L’avocat doit être maître des informations qui sont fournies sur le site qui le concerne.

  Ce site (mais non le fournisseur de services qui l’héberge) doit être placé sous la responsabilité de l’avocat qui doit pouvoir y accéder facilement afin d’y faire effectuer les modifications ou rectifications nécessaires.

  L’avocat ne doit pas sur son site faire de la publicité pour d’autres fournisseurs dans quelques domaine que ce soit ; il ne doit pas établir de lien à partir de son site vers d’autres sites à caractère commercial et avec lesquels il aurait passé un accord à caractère pécuniaire.

  Il peut en revanche conseiller gratuitement la consultation d’autre d’autres sites qu’il juge intéressants pour les recommander à ses visiteurs par des liens hypertexte.

  Le site de l’avocat ne doit pas être indiqué dans d’autres sites autrement que comme une recommandation et celle-ci doit être exclusive de toute rémunération par l’avocat.

 

  3. le contrôle de la publicité de l’avocat

 

L’article 5.4 du règlement intérieur prévoit deux types de contrôle .

  L’avocat (article 5.4.4) peut demander expressément l’autorisation de réaliser la publicité qu’il envisage.

  Il peut aussi (article 5.4.5) se contenter de déposer le projet de sa publicité à l’ordre; il lui est donné récépissé de ce dépôt par l’attribution d’un numéro ; il peut alors réaliser la publicité.

  En pratique et en cas de difficulté, le membre du conseil de l’Ordre délégué par le bâtonnier pour surveiller la publicité (sans que cela puisse être assimilé à un contrôle a priori) prend contact avec l’avocat requérant et lui signale en les lui expliquant les difficultés que pose son projet.

  L’expérience prouve que cette méthode est parfaitement adaptée à la situation actuelle du barreau ; en premier lieu parce que le nombre de publicités déposées n’est pas très important et en second lieu parce que les avocats acceptent les recommandations qui leur sont faites qui généralement améliorent leurs messages publicitaires.

  Le Conseil national des barreaux dans les propositions d’harmonisation qu’il va soumettre à son assemblée générale a retenu cette procédure.

 

Il existe des barreaux (comme celui des Hauts de Seine) où il n’y a pas de dépôt et où le contrôle se fait lorsque le conseil a d’une façon ou d’une autre connaissance de la publicité des avocats de son Barreau.

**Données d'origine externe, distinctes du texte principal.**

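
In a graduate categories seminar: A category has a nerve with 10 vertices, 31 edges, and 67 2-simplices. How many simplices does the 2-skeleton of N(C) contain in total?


The 2-skeleton of the nerve N(C) consists of simplices in dimensions 0, 1, 2:
  |N(C)_0| = 10 (objects)
  |N(C)_1| = 31 (morphisms)
  |N(C)_2| = 67 (composable pairs)
Total = 10 + 31 + 67 = 108

108


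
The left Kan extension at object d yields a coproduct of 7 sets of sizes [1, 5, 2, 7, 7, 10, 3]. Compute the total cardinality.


Pointwise, the left Kan extension (Lan_F H)(d) is the colimit, indexed
by the comma category (F downarrow d), of H composed with the
projection (F downarrow d) -> C. Here that colimit is given
as a coproduct (disjoint union) of sets, so its cardinality is the
sum of the sizes of the summands.
Coproduct of sets with sizes: 1 + 5 + 2 + 7 + 7 + 10 + 3
= 35

35


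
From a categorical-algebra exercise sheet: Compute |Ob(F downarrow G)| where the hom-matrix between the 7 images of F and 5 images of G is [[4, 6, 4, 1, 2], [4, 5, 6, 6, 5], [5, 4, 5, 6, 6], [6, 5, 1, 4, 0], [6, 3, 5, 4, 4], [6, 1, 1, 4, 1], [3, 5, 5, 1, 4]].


Objects of (F downarrow G) are triples (a, b, h: F(a)->G(b)).
The count equals the sum of all entries in the hom-matrix.
sum(row 0) = 17
sum(row 1) = 26
sum(row 2) = 26
sum(row 3) = 16
sum(row 4) = 22
sum(row 5) = 13
sum(row 6) = 18
Grand total = 138

138


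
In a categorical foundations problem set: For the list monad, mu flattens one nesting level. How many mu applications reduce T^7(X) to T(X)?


Each application of mu: T^2 -> T removes one layer of nesting.
Starting at depth 7 (i.e., T^7(X)), we need to reach T(X).
Number of mu applications = 7 - 1 = 6

6


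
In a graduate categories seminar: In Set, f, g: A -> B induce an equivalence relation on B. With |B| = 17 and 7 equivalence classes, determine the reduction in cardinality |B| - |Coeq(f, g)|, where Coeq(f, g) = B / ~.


The coequalizer Coeq(f, g) = B / ~ has one element per equivalence class.
|B| = 17, |Coeq(f, g)| = 7.
|B| - |Coeq(f, g)| = 17 - 7 = 10.

10


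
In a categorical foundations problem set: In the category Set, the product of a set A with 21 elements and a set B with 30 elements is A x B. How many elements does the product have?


In Set, the product A x B is the Cartesian product.
By the universal property, |A x B| = |A| * |B|.
|A x B| = 21 * 30 = 630

630


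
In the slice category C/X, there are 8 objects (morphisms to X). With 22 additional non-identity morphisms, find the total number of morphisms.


In the slice category C/X, objects are morphisms to X.
Identity morphisms: 8 (one per object of C/X).
Non-identity morphisms: 22.
Total = 8 + 22 = 30

30


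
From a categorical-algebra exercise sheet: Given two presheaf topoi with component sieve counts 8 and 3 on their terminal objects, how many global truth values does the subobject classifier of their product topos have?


In a product of presheaf topoi E_1 x E_2, the subobject classifier
is Omega = Omega_1 x Omega_2 (componentwise), so
|Omega(top)| = |Omega_1(top_1)| * |Omega_2(top_2)|.
= 8 * 3 = 24.

24


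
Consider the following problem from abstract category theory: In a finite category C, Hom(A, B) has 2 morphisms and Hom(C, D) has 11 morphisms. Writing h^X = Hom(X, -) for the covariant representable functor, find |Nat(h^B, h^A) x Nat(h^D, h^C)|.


By the Yoneda lemma, Nat(h^B, h^A) is isomorphic to Hom(A, B),
so |Nat(h^B, h^A)| = |Hom(A, B)| and |Nat(h^D, h^C)| = |Hom(C, D)|.
|Hom(A, B)| = 2, |Hom(C, D)| = 11.
|Nat(h^B, h^A) x Nat(h^D, h^C)| = 2 * 11 = 22

22


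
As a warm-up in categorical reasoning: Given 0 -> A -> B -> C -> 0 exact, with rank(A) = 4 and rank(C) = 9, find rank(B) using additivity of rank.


For a short exact sequence 0 -> A -> B -> C -> 0,
rank is additive: rank(B) = rank(A) + rank(C).
rank(B) = 4 + 9 = 13

13


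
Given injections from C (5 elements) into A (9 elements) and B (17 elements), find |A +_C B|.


The pushout A +_C B identifies the images of C in A and B.
|A +_C B| = |A| + |B| - |C| (for injections).
= 9 + 17 - 5 = 21

21


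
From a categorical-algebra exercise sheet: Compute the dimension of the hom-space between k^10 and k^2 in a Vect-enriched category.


In Vect-enriched categories, Hom(k^n, k^m) is the space of m x n matrices.
dim(Hom(k^10, k^2)) = 2 * 10 = 20

20


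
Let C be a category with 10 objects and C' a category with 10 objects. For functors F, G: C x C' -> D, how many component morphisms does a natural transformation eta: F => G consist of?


A natural transformation eta: F => G assigns one component morphism per
object of the domain category.
The domain is the product category C x C', so
|Ob(C x C')| = |Ob(C)| * |Ob(C')| = 10 * 10 = 100.
Therefore eta has 100 component morphisms.

100


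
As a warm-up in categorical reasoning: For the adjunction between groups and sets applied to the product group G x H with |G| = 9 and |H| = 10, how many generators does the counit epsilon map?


The counit epsilon_K: F(U(K)) -> K of the Free-Forgetful adjunction
maps |K| generators of F(U(K)) into K. For K = G x H (the product group),
|G x H| = |G| * |H|.
Total generators mapped = 9 * 10 = 90.

90


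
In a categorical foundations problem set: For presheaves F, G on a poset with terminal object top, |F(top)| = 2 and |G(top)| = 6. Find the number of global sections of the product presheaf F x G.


Global sections of a presheaf on a poset with terminal top satisfy
Gamma(H) ~ H(top). Presheaves admit pointwise products, so
(F x G)(top) = F(top) x G(top) (Cartesian product).
|Gamma(F x G)| = |F(top)| * |G(top)| = 2 * 6 = 12.

12


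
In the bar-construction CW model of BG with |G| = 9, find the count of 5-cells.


In the bar-construction CW model of BG, the n-cells are indexed by
n-tuples [g_1|...|g_n] of non-identity elements of G (degenerate
simplices with some g_i = e do not contribute cells), so there are
(|G| - 1)^n n-cells.
For dim = 5 with |G| = 9:
cells = (9 - 1)^5 = 8^5 = 32768

32768


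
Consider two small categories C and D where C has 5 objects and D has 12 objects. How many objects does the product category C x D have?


The product category C x D has objects that are pairs (c, d).
Number of pairs = |Ob(C)| * |Ob(D)| = 5 * 12 = 60

60


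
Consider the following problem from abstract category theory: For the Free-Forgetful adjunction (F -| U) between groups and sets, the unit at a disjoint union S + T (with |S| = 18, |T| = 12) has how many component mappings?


The unit eta_X: X -> U(F(X)) of the Free-Forgetful adjunction
maps each element of X to a generator of F(X). For X = S + T (disjoint
union in Set), |S + T| = |S| + |T|.
Total mappings = 18 + 12 = 30.

30


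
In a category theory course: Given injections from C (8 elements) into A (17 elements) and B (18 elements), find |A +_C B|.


The pushout A +_C B identifies the images of C in A and B.
|A +_C B| = |A| + |B| - |C| (for injections).
= 17 + 18 - 8 = 27

27


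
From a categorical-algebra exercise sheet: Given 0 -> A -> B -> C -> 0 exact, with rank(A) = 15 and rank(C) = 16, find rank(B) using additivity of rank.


For a short exact sequence 0 -> A -> B -> C -> 0,
rank is additive: rank(B) = rank(A) + rank(C).
rank(B) = 15 + 16 = 31

31


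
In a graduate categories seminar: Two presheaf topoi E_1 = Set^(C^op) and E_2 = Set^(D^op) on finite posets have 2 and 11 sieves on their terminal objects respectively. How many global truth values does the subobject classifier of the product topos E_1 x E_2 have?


In a product of presheaf topoi E_1 x E_2, the subobject classifier
is Omega = Omega_1 x Omega_2 (componentwise), so
|Omega(top)| = |Omega_1(top_1)| * |Omega_2(top_2)|.
= 2 * 11 = 22.

22


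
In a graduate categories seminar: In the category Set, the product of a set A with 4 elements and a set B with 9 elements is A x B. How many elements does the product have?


In Set, the product A x B is the Cartesian product.
By the universal property, |A x B| = |A| * |B|.
|A x B| = 4 * 9 = 36

36


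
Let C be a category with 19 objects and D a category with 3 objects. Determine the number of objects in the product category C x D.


The product category C x D has objects that are pairs (c, d).
Number of pairs = |Ob(C)| * |Ob(D)| = 19 * 3 = 57

57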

  Un choix pourrait être fait entre ce contrôle effectué exclusivement a posteriori et la procédure de dépôt en vigueur au barreau de Paris et dans d’autres barreaux français.

  En réalité c’est une question de quantité de publicité.

  Les rapporteurs soussignés estiment en effet qu’un jour viendra où il ne sera matériellement plus possible de mettre en œuvre le contrôle actuellement réalisé lors de la procédure de dépôt de telle sorte que l’attribution du numéro sera complètement automatique ce qui lui retirera une partie de son intérêt.

  Aucune modification n’est suggérée de ce chef.

 

  La particularité des plaques d’immeuble

  L’apposition d’une plaque à l’extérieur de l’immeuble où exerce l’avocat est actuellement soumise à l’autorisation du conseil de l’ordre.

  Ce contrôle, généralement méconnu de la plupart des avocats qui apposent des plaques sans solliciter d’autorisation, et qui a l’intérêt de permettre au membre du conseil de l’ordre responsable de rappeler à l’avocat l’obligation qu’il a de s’assurer de l’autorisation préalable du syndicat des copropriétaires, pourrait être aligné sur le régime général de la publicité.